On ne s'étonnera guère de la moindre importance accordée par les témoin masculins à l'accès au savoir : officiers supérieurs, ces hommes n'ont plus rien à prouver sur le plan cognitif[105]. Perceval échoue au concours de l'école de guerre sans entamer son capital identitaire. Tanguy révèle que l'armée ne demande plus rien à ceux qui ont Bac plus cinq et que ses connaissances lui permettront de se vendre sur le marché civil du travail. Cézanne montre également son désintérêt pour le savoir en renonçant à entreprendre une thèse au prétexte que les thèses sont souvent fumeuses et les corpus de données insatisfaisants. Néanmoins, le pôle énergétique reste le plus développé pour les trois hommes, essentiellement dans sa dimension affective. Ainsi, dans leurs trois tableaux idiosyncrasiques[106], la formation péri-fonctionnelle est-elle fortement prédominante. Les contraintes administratives de la réussite au concours pour l'un, une armée aux mours barbares et le poids d'un enfant handicapé pour un autre, une institution d'humanistes pour le troisième et la fin d'un rêve d'adolescent pour les trois en sont les raisons premières.

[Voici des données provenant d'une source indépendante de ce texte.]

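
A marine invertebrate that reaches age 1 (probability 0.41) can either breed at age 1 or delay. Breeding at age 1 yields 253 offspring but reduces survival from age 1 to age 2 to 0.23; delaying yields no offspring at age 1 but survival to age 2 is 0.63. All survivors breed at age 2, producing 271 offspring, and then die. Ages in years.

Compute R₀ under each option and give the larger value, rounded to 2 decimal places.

breed at age 1: R₀ = 0.41 × (253 + 0.23 × 271) = 0.41 × 315.3300 = 129.2853
delay to age 2: R₀ = 0.41 × (0.63 × 271) = 0.41 × 170.7300 = 69.9993
Higher: breed at age 1 (129.2853).

129.29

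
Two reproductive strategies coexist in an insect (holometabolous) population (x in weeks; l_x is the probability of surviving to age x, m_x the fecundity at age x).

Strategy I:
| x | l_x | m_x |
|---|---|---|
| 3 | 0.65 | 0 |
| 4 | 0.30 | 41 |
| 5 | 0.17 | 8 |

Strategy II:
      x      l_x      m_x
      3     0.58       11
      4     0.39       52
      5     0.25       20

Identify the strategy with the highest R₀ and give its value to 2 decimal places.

31.66

Strategy I: R₀ = 0.65×0 + 0.30×41 + 0.17×8 = 13.6600
Strategy II: R₀ = 0.58×11 + 0.39×52 + 0.25×20 = 31.6600
Highest R₀: strategy II with 31.6600.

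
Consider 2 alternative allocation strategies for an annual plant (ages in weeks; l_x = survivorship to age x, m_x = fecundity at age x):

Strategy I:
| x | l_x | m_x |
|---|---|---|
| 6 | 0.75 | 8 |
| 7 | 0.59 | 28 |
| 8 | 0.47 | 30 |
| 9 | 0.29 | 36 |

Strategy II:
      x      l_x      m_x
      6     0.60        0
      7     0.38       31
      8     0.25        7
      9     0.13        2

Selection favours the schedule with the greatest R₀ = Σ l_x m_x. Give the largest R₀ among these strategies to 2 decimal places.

47.06

Strategy I: R₀ = 0.75×8 + 0.59×28 + 0.47×30 + 0.29×36 = 47.0600
Strategy II: R₀ = 0.60×0 + 0.38×31 + 0.25×7 + 0.13×2 = 13.7900
Highest R₀: strategy I with 47.0600.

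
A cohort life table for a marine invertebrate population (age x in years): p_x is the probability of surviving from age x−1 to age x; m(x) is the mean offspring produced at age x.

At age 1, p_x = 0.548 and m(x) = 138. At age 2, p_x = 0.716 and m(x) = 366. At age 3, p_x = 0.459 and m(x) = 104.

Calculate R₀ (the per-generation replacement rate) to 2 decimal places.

Survivorship from birth: l_x = p_1·p_2·…·p_x.
  l_1 = 0.54800
  l_2 = 0.39237
  l_3 = 0.18010
R₀ = Σ l_x m(x):
  age 1: 0.54800 × 138 = 75.6240
  age 2: 0.39237 × 366 = 143.6074
  age 3: 0.18010 × 104 = 18.7304
R₀ = 75.6240 + 143.6074 + 18.7304 = 237.9618

237.96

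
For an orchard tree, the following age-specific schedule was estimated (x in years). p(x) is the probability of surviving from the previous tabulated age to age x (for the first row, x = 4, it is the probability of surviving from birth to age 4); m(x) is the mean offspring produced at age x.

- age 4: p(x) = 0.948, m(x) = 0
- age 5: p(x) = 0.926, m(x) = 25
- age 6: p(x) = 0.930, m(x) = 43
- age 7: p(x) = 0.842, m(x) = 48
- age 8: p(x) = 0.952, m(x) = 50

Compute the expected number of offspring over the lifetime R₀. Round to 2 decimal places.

122.77

Survivorship from birth: l_x = p_4·p_5·…·p_x.
  l_4 = 0.94800
  l_5 = 0.87785
  l_6 = 0.81640
  l_7 = 0.68741
  l_8 = 0.65441
R₀ = Σ l_x m(x):
  age 4: 0.94800 × 0 = 0.0000
  age 5: 0.87785 × 25 = 21.9462
  age 6: 0.81640 × 43 = 35.1052
  age 7: 0.68741 × 48 = 32.9957
  age 8: 0.65441 × 50 = 32.7205
R₀ = 0.0000 + 21.9462 + 35.1052 + 32.9957 + 32.7205 = 122.7676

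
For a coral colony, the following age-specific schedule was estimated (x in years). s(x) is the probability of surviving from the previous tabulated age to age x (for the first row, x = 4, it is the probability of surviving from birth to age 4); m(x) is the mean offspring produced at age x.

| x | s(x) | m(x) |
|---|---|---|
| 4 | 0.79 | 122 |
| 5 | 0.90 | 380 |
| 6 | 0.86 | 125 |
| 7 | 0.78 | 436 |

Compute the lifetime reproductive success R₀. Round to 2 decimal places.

Survivorship from birth: l_x = s_4·s_5·…·s_x.
  l_4 = 0.79000
  l_5 = 0.71100
  l_6 = 0.61146
  l_7 = 0.47694
R₀ = Σ l_x m(x):
  age 4: 0.79000 × 122 = 96.3800
  age 5: 0.71100 × 380 = 270.1800
  age 6: 0.61146 × 125 = 76.4325
  age 7: 0.47694 × 436 = 207.9458
R₀ = 96.3800 + 270.1800 + 76.4325 + 207.9458 = 650.9383

650.94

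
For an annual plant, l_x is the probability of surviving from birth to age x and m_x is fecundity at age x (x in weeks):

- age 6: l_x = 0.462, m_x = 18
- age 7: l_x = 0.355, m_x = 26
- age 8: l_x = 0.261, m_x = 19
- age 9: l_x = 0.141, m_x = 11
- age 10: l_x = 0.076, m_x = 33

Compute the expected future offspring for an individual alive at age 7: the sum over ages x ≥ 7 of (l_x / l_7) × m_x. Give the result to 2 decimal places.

l_7 = 0.355. Conditional survival from age 7 to x is l_x / l_7.
  x=7: (0.355/0.355) × 26 = 26.0000
  x=8: (0.261/0.355) × 19 = 13.9690
  x=9: (0.141/0.355) × 11 = 4.3690
  x=10: (0.076/0.355) × 33 = 7.0648
Sum = 26.0000 + 13.9690 + 4.3690 + 7.0648 = 51.4028

51.40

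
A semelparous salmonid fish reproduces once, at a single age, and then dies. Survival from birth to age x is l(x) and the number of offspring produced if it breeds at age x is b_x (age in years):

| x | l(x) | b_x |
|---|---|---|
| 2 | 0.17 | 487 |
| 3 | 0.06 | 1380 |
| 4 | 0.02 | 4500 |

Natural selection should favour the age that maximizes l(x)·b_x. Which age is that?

4

Expected offspring if breeding at age x = l(x) × b_x:
  age 2: 0.17 × 487 = 82.790
  age 3: 0.06 × 1380 = 82.800
  age 4: 0.02 × 4500 = 90.000
Maximum at age 4 (90.000).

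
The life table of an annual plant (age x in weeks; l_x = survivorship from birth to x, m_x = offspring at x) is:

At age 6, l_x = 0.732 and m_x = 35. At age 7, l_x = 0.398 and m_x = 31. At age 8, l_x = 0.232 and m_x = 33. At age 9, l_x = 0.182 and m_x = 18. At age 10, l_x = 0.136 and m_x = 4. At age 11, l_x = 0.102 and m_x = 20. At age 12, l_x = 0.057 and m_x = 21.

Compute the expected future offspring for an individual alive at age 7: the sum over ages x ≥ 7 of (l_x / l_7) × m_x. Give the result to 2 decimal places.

l_7 = 0.398. Conditional survival from age 7 to x is l_x / l_7.
  x=7: (0.398/0.398) × 31 = 31.0000
  x=8: (0.232/0.398) × 33 = 19.2362
  x=9: (0.182/0.398) × 18 = 8.2312
  x=10: (0.136/0.398) × 4 = 1.3668
  x=11: (0.102/0.398) × 20 = 5.1256
  x=12: (0.057/0.398) × 21 = 3.0075
Sum = 31.0000 + 19.2362 + 8.2312 + 1.3668 + 5.1256 + 3.0075 = 67.9673

67.97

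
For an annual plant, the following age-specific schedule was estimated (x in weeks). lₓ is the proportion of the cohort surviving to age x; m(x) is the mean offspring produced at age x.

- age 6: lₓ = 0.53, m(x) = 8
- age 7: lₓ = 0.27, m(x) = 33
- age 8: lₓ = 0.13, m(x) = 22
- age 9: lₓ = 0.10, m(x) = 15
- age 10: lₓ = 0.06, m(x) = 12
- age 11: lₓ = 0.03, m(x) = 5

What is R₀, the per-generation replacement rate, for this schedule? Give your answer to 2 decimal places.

18.38

R₀ = Σ lₓ m(x):
  age 6: 0.53 × 8 = 4.2400
  age 7: 0.27 × 33 = 8.9100
  age 8: 0.13 × 22 = 2.8600
  age 9: 0.10 × 15 = 1.5000
  age 10: 0.06 × 12 = 0.7200
  age 11: 0.03 × 5 = 0.1500
R₀ = 4.2400 + 8.9100 + 2.8600 + 1.5000 + 0.7200 + 0.1500 = 18.3800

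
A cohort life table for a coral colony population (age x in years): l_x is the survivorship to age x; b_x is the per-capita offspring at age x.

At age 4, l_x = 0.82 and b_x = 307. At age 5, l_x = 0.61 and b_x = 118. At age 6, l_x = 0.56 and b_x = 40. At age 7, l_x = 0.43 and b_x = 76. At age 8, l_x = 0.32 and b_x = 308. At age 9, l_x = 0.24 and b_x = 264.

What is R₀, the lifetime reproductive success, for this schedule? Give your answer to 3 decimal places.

R₀ = Σ l_x b_x:
  age 4: 0.82 × 307 = 251.7400
  age 5: 0.61 × 118 = 71.9800
  age 6: 0.56 × 40 = 22.4000
  age 7: 0.43 × 76 = 32.6800
  age 8: 0.32 × 308 = 98.5600
  age 9: 0.24 × 264 = 63.3600
R₀ = 251.7400 + 71.9800 + 22.4000 + 32.6800 + 98.5600 + 63.3600 = 540.7200

540.720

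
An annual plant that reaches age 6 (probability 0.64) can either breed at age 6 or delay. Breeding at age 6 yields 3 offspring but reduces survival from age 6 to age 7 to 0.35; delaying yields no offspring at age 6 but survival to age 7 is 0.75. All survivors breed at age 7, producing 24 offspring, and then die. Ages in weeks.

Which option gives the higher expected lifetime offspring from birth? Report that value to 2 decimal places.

breed at age 6: R₀ = 0.64 × (3 + 0.35 × 24) = 0.64 × 11.4000 = 7.2960
delay to age 7: R₀ = 0.64 × (0.75 × 24) = 0.64 × 18.0000 = 11.5200
Higher: delay to age 7 (11.5200).

11.52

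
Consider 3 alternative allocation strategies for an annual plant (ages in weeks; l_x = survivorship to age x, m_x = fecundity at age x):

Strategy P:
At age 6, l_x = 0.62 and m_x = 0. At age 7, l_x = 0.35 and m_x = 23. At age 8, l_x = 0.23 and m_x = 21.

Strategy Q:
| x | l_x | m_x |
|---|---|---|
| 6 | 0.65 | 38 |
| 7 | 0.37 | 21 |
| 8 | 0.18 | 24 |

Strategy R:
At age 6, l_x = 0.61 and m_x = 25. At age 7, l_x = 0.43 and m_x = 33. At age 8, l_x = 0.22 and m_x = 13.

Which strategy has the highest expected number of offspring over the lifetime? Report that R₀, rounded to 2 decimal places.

Strategy P: R₀ = 0.62×0 + 0.35×23 + 0.23×21 = 12.8800
Strategy Q: R₀ = 0.65×38 + 0.37×21 + 0.18×24 = 36.7900
Strategy R: R₀ = 0.61×25 + 0.43×33 + 0.22×13 = 32.3000
Highest R₀: strategy Q with 36.7900.

36.79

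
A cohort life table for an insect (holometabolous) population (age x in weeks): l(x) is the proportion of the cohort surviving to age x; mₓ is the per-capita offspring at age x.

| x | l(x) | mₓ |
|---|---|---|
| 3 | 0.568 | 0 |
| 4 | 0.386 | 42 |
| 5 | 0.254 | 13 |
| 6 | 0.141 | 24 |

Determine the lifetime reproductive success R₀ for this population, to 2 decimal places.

R₀ = Σ l(x) mₓ:
  age 3: 0.568 × 0 = 0.0000
  age 4: 0.386 × 42 = 16.2120
  age 5: 0.254 × 13 = 3.3020
  age 6: 0.141 × 24 = 3.3840
R₀ = 0.0000 + 16.2120 + 3.3020 + 3.3840 = 22.8980

22.90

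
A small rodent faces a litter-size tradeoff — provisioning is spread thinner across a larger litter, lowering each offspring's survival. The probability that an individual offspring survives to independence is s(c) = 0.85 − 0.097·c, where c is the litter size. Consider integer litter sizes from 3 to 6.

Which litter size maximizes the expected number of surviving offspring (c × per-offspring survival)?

4

Expected surviving offspring = c × s(c):
  c=3: 3 × 0.559 = 1.677
  c=4: 4 × 0.462 = 1.848
  c=5: 5 × 0.365 = 1.825
  c=6: 6 × 0.268 = 1.608
Maximum at c = 4 (1.848 surviving offspring).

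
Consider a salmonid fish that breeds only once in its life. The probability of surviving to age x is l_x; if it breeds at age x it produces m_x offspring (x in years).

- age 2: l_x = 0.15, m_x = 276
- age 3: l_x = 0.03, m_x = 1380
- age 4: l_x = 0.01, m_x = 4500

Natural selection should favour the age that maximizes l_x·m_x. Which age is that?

4

Expected offspring if breeding at age x = l_x × m_x:
  age 2: 0.15 × 276 = 41.400
  age 3: 0.03 × 1380 = 41.400
  age 4: 0.01 × 4500 = 45.000
Maximum at age 4 (45.000).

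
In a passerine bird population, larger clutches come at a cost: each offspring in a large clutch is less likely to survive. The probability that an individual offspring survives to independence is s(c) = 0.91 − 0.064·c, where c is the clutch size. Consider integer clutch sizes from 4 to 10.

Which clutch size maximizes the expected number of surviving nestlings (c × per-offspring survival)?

Expected surviving nestlings = c × s(c):
  c=4: 4 × 0.654 = 2.616
  c=5: 5 × 0.590 = 2.950
  c=6: 6 × 0.526 = 3.156
  c=7: 7 × 0.462 = 3.234
  c=8: 8 × 0.398 = 3.184
  c=9: 9 × 0.334 = 3.006
  c=10: 10 × 0.270 = 2.700
Maximum at c = 7 (3.234 surviving nestlings).

7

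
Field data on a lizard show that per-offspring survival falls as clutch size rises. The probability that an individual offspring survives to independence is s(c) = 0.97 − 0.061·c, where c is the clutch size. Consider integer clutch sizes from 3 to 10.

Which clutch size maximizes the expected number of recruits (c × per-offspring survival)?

8

Expected recruits = c × s(c):
  c=3: 3 × 0.787 = 2.361
  c=4: 4 × 0.726 = 2.904
  c=5: 5 × 0.665 = 3.325
  c=6: 6 × 0.604 = 3.624
  c=7: 7 × 0.543 = 3.801
  c=8: 8 × 0.482 = 3.856
  c=9: 9 × 0.421 = 3.789
  c=10: 10 × 0.360 = 3.600
Maximum at c = 8 (3.856 recruits).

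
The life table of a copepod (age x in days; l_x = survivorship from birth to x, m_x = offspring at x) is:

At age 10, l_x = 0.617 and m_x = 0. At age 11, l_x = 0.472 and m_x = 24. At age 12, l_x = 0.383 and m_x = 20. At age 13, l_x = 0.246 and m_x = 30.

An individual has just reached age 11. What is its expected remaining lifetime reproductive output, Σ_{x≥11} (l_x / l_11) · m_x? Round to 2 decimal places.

l_11 = 0.472. Conditional survival from age 11 to x is l_x / l_11.
  x=11: (0.472/0.472) × 24 = 24.0000
  x=12: (0.383/0.472) × 20 = 16.2288
  x=13: (0.246/0.472) × 30 = 15.6356
Sum = 24.0000 + 16.2288 + 15.6356 = 55.8644

55.86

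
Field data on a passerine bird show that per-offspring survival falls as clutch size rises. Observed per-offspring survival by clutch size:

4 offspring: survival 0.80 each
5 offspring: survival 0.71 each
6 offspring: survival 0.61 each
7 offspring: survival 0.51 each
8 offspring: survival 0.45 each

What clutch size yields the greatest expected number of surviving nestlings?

Expected surviving nestlings = c × s(c):
  c=4: 4 × 0.80 = 3.200
  c=5: 5 × 0.71 = 3.550
  c=6: 6 × 0.61 = 3.660
  c=7: 7 × 0.51 = 3.570
  c=8: 8 × 0.45 = 3.600
Maximum at c = 6 (3.660 surviving nestlings).

6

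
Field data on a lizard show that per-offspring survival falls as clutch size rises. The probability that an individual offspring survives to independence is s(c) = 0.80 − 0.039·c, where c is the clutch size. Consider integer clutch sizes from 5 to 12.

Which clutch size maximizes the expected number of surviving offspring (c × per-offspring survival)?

Expected surviving offspring = c × s(c):
  c=5: 5 × 0.605 = 3.025
  c=6: 6 × 0.566 = 3.396
  c=7: 7 × 0.527 = 3.689
  c=8: 8 × 0.488 = 3.904
  c=9: 9 × 0.449 = 4.041
  c=10: 10 × 0.410 = 4.100
  c=11: 11 × 0.371 = 4.081
  c=12: 12 × 0.332 = 3.984
Maximum at c = 10 (4.100 surviving offspring).

10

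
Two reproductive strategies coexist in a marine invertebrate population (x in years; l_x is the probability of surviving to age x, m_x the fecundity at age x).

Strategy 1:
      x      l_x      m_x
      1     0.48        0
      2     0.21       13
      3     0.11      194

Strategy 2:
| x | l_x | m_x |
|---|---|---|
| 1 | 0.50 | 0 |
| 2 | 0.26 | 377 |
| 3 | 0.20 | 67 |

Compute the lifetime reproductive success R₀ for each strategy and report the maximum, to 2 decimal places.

Strategy 1: R₀ = 0.48×0 + 0.21×13 + 0.11×194 = 24.0700
Strategy 2: R₀ = 0.50×0 + 0.26×377 + 0.20×67 = 111.4200
Highest R₀: strategy 2 with 111.4200.

111.42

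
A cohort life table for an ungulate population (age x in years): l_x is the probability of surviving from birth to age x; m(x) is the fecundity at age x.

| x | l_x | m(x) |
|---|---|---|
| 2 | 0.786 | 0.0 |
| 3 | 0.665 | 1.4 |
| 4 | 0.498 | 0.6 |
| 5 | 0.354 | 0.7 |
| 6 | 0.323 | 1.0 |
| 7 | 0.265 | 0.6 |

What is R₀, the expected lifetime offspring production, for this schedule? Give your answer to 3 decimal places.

1.960

R₀ = Σ l_x m(x):
  age 2: 0.786 × 0.0 = 0.0000
  age 3: 0.665 × 1.4 = 0.9310
  age 4: 0.498 × 0.6 = 0.2988
  age 5: 0.354 × 0.7 = 0.2478
  age 6: 0.323 × 1.0 = 0.3230
  age 7: 0.265 × 0.6 = 0.1590
R₀ = 0.0000 + 0.9310 + 0.2988 + 0.2478 + 0.3230 + 0.1590 = 1.9596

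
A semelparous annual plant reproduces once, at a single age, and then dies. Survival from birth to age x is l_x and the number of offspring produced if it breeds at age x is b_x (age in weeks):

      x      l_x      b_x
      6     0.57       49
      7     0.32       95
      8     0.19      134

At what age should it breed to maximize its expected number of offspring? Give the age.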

En ce qui concerne Cézanne, le champ social occupe la deuxième place. Son féminisme apparent révèle, en grande partie, sa propre fragilité, nous assistons à une sorte de confusion entre la personnalité de Cézanne et celle des femmes. Les épreuves que les éléments féminins de l'armée subissent, sont comme des résurgences de ses souffrances personnelles au sein d'un public d'adhésion[107] (ses pairs incultes et barbares) qui reste l'objet de ses critiques. Le public d'appartenance (la famille), l'autrui qui compte, est un autre poids dans la vie de Cézanne, un autre lieu de souffrance. Il ne lui reste que la fuite qui, comme nous le dit H. Laborit « reste souvent, loin des côtes, la seule façon de sauver le bateau et son équipage. Elle permet aussi de découvrir des rivages inconnus qui surgiront à l'horizon des calmes retrouvés. »[108]. Cézanne prend des bateaux de guerre, sinon il peint des marines qui l'emportent dans l'imaginaire. Enfin, le pôle temps n'est pas la préoccupation majeure de Cézanne, le devenir de son fils, trop incertain, obscurcit son avenir. De tous les témoins, c'est celui qui parle le moins de désir[109].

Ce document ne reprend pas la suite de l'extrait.